Reproduced with acknowledgements to BBC News
A leading charity figure has warned David Cameron that the pace of cuts could "kill off" the groups he needs to build his "Big Society".
Community Links co-founder David Robinson was invited to Downing St in May to discuss the social policy idea.
But in an open letter he urged the PM to "allow us to draw breath" and phase in plans to remove Legal Aid funding.
The government said charities could not be immune from cuts but it aimed to open up new funding sources.
Mr Cameron has championed the concept of the "Big Society", which encourages greater personal and family responsibility and community activism.
Community Links, an east London-based charity which provides welfare services, such as housing and debt advice, employment support and youth clubs, was praised by Mr Cameron as an "inspiring" organisation.

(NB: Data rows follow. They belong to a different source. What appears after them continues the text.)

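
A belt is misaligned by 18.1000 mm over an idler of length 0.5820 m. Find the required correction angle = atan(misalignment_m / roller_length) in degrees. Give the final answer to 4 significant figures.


misalign_m = 18.1000 / 1000 = 0.018100 m
angle = atan(0.018100 / 0.5820)
angle = 1.781 deg


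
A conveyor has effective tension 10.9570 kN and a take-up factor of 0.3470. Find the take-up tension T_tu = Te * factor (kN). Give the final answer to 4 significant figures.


T_tu = 10.9570 * 0.3470
T_tu = 3.802 kN


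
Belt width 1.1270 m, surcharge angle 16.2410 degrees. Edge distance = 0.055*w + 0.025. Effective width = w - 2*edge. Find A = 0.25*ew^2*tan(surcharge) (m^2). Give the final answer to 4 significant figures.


edge = 0.055*1.1270 + 0.025 = 0.086985 m
ew = 1.1270 - 2*0.086985 = 0.95303 m
A = 0.25 * 0.95303^2 * tan(16.2410 deg)
A = 0.06615 m^2


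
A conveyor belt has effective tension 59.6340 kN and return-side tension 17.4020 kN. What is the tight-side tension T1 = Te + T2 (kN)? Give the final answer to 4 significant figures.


T1 = Te + T2 = 59.6340 + 17.4020
T1 = 77.04 kN


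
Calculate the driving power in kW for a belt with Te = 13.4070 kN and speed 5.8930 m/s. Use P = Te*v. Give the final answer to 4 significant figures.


P = Te * v = 13.4070 * 5.8930
P = 79.01 kW


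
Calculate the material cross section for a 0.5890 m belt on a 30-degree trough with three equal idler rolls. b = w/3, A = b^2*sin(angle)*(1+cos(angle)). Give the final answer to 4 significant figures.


b = 0.5890/3 = 0.196333 m
A = 0.196333^2 * sin(30 deg) * (1 + cos(30 deg))
A = 0.03596 m^2


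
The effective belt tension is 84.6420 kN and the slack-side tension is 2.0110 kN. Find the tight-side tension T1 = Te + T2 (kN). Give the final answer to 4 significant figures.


T1 = Te + T2 = 84.6420 + 2.0110
T1 = 86.65 kN


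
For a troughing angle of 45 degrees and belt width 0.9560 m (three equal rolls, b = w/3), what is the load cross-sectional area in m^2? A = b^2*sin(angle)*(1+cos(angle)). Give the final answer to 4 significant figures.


b = 0.9560/3 = 0.318667 m
A = 0.318667^2 * sin(45 deg) * (1 + cos(45 deg))
A = 0.1226 m^2


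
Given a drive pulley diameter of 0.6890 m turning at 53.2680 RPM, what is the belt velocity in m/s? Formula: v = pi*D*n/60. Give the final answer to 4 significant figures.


v = pi * 0.6890 * 53.2680 / 60
v = 1.922 m/s


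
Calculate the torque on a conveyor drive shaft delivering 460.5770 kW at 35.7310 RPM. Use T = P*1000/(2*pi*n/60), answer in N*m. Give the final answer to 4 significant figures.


omega = 2*pi*35.7310/60 = 3.74174 rad/s
T = 460.5770*1000 / 3.74174
T = 123100 N*m


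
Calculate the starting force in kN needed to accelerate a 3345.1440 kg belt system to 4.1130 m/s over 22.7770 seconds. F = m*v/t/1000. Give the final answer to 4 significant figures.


F = 3345.1440 * 4.1130 / 22.7770 / 1000
F = 0.6041 kN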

Mr Robinson was among charity representatives invited to Downing Street to discuss it with the PM and Deputy PM Nick Clegg after the general election.
In his letter, he said he admired the prime minister's "big hearted vision" and respected his "clear sighted perseverance" in pursuing it.
But he said he was worried about the impact of spending cuts and that organisations like his, which should be the "bedrock of the Big Society", were "wobbling".
Mr Robinson drew particular attention to changes to Legal Aid and the New Deal which, he said, put most of Community Links' budget for 2011-12 at risk.
With big changes to the welfare system due to come in, he said the government had acknowledged there would be initial confusion - and expected agencies like his to provide support.
"Removing legal aid funding for advice on welfare benefits will wipe out agencies who would otherwise resolve these problems and there is next to no chance of local councils picking up the tab when most are stopping funding, not increasing it," he said.
He said many of the disadvantaged - particularly the elderly - would instead struggle on until they reached crisis point - illness or eviction.
Warning against a "barrage of uncoordinated cuts that hit the poorest hardest" he urged the PM to phase in planned cuts and do a "serious and urgent impact assessment", giving groups more time to adjust. He proposed allowing Legal Aid to support groups giving advice until welfare reforms were "bedded down".
"Allow us to draw breath or you will kill off the agencies you need to build the society you seek," he said.
"You've staked your political future on the prospect of a stronger, more compassionate society. Don't let your own government's policies undermine it."
'Appalling financial mess'
Plans for a Big Society Bank were announced by the prime minister in July. The independent organisation would help generate income for voluntary groups and social enterprises, using funding from money reclaimed from dormant bank accounts - the aim was to have it established by April 2011.
Mr Robinson said £5bn was needed for the sector, not including the unclaimed assets, to fund preventative work with people "at risk" from social problems.
The Cabinet Office said Britain was "in an appalling financial mess" and charities and social enterprises "cannot be immune from the necessary reductions in spending".
But a spokesman said: "Despite having had to take difficult decisions, the government is determined to open up new sources of funding for charities and voluntary groups to give them independence from state hand-outs and cut away the red tape that holds them back.
"The Big Society Bank will use money from dormant bank accounts to help capitalise the sector and we have worked quickly to open up a £100m short-term fund to help charities and voluntary groups through this transition period."
He added that a total of £470m would be invested in the four years to 2014-15 to support charities and voluntary groups and money would be "targeted where it is needed most" - including a £50m Community First Fund for the most deprived areas and, £10m to match fund private donations.